White thinks many workers want more face-to-face time than was possible for the past three years, due to COVID-19.
“We see it at workshops like this,” White said of the National Cleanup Workshop, hosted by Energy Communities Alliance, saying such conferences are seeing record attendance. “Doing the kind of work that we do requires us to have the sort of relationships that are difficult to build” in online meetings, White said.
White added that when he was a new federal hire, he benefited from being in an office with more senior people.
Other federal entities, such as the Nuclear Regulatory Commission are also rethinking liberalized telecommuting practices born during the pandemic. Senate appropriators want an annual briefing on that agency’s approach. EM has not publicly received that level of scrutiny from Capitol Hill. At least, not yet.
Meanwhile, White also told the Monitor that he is hopeful a government shutdown can be avoided when fiscal year 2024 begins on Oct. 1. The House and Senate were, as of the Cleanup Workshop, still sharply divided on the appropriate levels of government spending.
“I’m always confident that Congress will do its job,” and work out something, White said.
Down at the sites
In his quick talk with the Monitor, White said that DOE and Bechtel should be able to meet the current 2025 target for starting up Direct-Feed-Low-Activity Waste Facilities at the Hanford Site’s Waste Treatment and Immobilization Plant in Washington State. Under that effort, the site will turn the less-radioactive portions of its substantial cache of liquid waste into more stable glass in a process, used daily at the Savannah River Site in South Carolina, known as vitrification.

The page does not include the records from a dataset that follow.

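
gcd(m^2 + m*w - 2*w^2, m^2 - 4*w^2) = m + 2*w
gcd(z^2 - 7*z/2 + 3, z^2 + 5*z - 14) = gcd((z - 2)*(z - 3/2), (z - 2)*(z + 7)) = z - 2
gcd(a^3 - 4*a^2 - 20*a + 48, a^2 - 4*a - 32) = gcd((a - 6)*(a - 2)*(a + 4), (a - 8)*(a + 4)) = a + 4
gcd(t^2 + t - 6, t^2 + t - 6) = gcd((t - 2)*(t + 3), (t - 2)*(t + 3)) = t^2 + t - 6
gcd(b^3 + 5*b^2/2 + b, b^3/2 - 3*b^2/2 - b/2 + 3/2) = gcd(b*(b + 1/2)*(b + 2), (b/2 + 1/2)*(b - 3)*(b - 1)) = 1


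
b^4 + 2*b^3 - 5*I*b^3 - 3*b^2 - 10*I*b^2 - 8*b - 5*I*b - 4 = (b + 1)^2*(b - 4*I)*(b - I)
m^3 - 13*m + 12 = (m - 3)*(m - 1)*(m + 4)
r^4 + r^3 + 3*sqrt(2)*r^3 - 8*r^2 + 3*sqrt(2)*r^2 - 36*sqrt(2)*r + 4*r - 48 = (r - 3)*(r + 4)*(r + sqrt(2))*(r + 2*sqrt(2))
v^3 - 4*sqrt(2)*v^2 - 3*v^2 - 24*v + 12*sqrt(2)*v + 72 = (v - 3)*(v - 6*sqrt(2))*(v + 2*sqrt(2))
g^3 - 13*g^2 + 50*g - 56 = (g - 7)*(g - 4)*(g - 2)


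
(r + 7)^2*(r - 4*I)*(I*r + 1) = I*r^4 + 5*r^3 + 14*I*r^3 + 70*r^2 + 45*I*r^2 + 245*r - 56*I*r - 196*I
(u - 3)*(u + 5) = u^2 + 2*u - 15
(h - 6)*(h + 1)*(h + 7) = h^3 + 2*h^2 - 41*h - 42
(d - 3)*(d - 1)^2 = d^3 - 5*d^2 + 7*d - 3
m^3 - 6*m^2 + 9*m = m*(m - 3)^2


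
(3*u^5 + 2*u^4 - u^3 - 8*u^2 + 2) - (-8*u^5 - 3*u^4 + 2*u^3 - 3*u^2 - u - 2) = 11*u^5 + 5*u^4 - 3*u^3 - 5*u^2 + u + 4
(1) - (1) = 0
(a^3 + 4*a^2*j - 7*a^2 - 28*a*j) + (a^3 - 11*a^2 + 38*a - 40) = 2*a^3 + 4*a^2*j - 18*a^2 - 28*a*j + 38*a - 40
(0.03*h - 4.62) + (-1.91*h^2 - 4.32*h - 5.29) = -1.91*h^2 - 4.29*h - 9.91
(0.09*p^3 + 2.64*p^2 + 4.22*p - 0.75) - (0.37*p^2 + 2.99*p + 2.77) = 0.09*p^3 + 2.27*p^2 + 1.23*p - 3.52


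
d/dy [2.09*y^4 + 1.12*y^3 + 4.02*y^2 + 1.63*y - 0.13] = 8.36*y^3 + 3.36*y^2 + 8.04*y + 1.63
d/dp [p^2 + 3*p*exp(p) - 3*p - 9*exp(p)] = 3*p*exp(p) + 2*p - 6*exp(p) - 3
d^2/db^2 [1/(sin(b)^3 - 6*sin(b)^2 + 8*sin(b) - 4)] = (-9*sin(b)^6 + 66*sin(b)^5 - 148*sin(b)^4 + 12*sin(b)^3 + 296*sin(b)^2 - 296*sin(b) + 80)/(sin(b)^3 - 6*sin(b)^2 + 8*sin(b) - 4)^3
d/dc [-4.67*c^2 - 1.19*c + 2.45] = -9.34*c - 1.19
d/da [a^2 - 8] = 2*a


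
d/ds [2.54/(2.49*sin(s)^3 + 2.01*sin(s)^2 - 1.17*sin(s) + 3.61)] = (-18.9738*sin(s)^2 - 10.2108*sin(s) + 2.9718)*cos(s)/(2.49*sin(s)^3 + 2.01*sin(s)^2 - 1.17*sin(s) + 3.61)^2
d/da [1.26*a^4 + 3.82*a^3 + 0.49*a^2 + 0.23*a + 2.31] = 5.04*a^3 + 11.46*a^2 + 0.98*a + 0.23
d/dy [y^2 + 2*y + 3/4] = 2*y + 2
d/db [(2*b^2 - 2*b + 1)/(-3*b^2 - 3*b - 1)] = (-12*b^2 + 2*b + 5)/(9*b^4 + 18*b^3 + 15*b^2 + 6*b + 1)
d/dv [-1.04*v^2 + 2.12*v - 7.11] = 2.12 - 2.08*v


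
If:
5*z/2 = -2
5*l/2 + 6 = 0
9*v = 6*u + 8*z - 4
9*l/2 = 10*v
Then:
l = -12/5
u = 17/150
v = -27/25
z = -4/5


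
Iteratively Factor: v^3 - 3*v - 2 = (v + 1)*(v^2 - v - 2) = (v - 2)*(v + 1)*(v + 1)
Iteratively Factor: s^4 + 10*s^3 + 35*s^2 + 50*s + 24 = (s + 2)*(s^3 + 8*s^2 + 19*s + 12) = (s + 2)*(s + 3)*(s^2 + 5*s + 4) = (s + 2)*(s + 3)*(s + 4)*(s + 1)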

“I get briefed a couple of times a month,” on the Hanford plant’s progress, White said. Getting the plant’s first melter heated up was a big step. The second melter should be ready by year’s end, said White. The melters liquify the glass with which waste is mixed.
In 2024, Hanford crews should be “fully into the commissioning process” for the treatment plant, White said. “I’m confident the team out there can pull that off.”

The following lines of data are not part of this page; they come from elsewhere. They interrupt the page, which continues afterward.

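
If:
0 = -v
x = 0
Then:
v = 0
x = 0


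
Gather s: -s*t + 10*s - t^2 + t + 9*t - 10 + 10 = s*(10 - t) - t^2 + 10*t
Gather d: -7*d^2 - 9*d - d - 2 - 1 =-7*d^2 - 10*d - 3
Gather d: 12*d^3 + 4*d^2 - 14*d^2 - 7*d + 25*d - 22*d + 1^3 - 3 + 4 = 12*d^3 - 10*d^2 - 4*d + 2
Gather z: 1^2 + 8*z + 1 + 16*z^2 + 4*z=16*z^2 + 12*z + 2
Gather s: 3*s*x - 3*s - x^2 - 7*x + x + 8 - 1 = s*(3*x - 3) - x^2 - 6*x + 7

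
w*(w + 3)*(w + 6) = w^3 + 9*w^2 + 18*w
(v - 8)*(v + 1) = v^2 - 7*v - 8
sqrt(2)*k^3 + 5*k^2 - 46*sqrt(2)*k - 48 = (k - 4*sqrt(2))*(k + 6*sqrt(2))*(sqrt(2)*k + 1)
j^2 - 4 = (j - 2)*(j + 2)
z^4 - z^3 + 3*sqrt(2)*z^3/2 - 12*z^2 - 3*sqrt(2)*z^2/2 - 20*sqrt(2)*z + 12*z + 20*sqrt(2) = (z - 1)*(z - 5*sqrt(2)/2)*(z + 2*sqrt(2))^2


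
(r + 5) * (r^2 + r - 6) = r^3 + 6*r^2 - r - 30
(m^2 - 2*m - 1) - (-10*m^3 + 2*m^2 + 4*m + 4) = 10*m^3 - m^2 - 6*m - 5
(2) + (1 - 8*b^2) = 3 - 8*b^2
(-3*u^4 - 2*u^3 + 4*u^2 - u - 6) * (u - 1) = -3*u^5 + u^4 + 6*u^3 - 5*u^2 - 5*u + 6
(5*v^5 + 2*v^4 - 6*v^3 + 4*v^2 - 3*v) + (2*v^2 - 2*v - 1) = 5*v^5 + 2*v^4 - 6*v^3 + 6*v^2 - 5*v - 1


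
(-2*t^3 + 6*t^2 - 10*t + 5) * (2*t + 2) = -4*t^4 + 8*t^3 - 8*t^2 - 10*t + 10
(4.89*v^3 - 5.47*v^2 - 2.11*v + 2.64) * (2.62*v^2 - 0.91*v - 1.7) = 12.8118*v^5 - 18.7813*v^4 - 8.8635*v^3 + 18.1359*v^2 + 1.1846*v - 4.488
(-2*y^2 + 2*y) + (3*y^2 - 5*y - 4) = y^2 - 3*y - 4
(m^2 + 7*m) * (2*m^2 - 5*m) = 2*m^4 + 9*m^3 - 35*m^2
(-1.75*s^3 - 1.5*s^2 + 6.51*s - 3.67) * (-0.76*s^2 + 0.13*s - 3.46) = 1.33*s^5 + 0.9125*s^4 + 0.9124*s^3 + 8.8255*s^2 - 23.0017*s + 12.6982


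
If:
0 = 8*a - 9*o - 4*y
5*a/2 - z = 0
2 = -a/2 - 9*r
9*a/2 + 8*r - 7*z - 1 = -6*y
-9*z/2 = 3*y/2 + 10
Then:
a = -385/526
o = -905/7101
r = -191/1052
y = -3715/3156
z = -1925/1052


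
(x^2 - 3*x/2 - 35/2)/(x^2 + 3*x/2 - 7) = (x - 5)/(x - 2)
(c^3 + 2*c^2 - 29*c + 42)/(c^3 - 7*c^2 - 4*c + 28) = (c^2 + 4*c - 21)/(c^2 - 5*c - 14)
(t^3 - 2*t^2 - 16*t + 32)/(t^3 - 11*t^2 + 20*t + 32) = (t^2 + 2*t - 8)/(t^2 - 7*t - 8)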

Elsewhere, White reiterated that a report on DOE’s plans to transfer landlord responsibilities for the Savannah River Site to NNSA from EM is complete and could be made public. DOE plans to hit the switch on the transfer in 2025.
NNSA, the nuclear weapons steward, now accounts for more Savannah River work than the cleanup office and the trend that should accelerate within the next 10 years when the weapons agency begins producing the fissile weapon cores called plutonium pits at the site.
The Savannah River management contract and the site’s paramilitary security contract, both now administered by EM, will be run through NNSA after the transition, White said.
As a result, the Environmental Management budget line item for Savannah River could be trimmed but the money will still be spent there by NNSA. Nuclear cleanup officials at Savannah River had said the biggest difference will be that NNSA would receive the first overnight phone call when something breaks down onsite.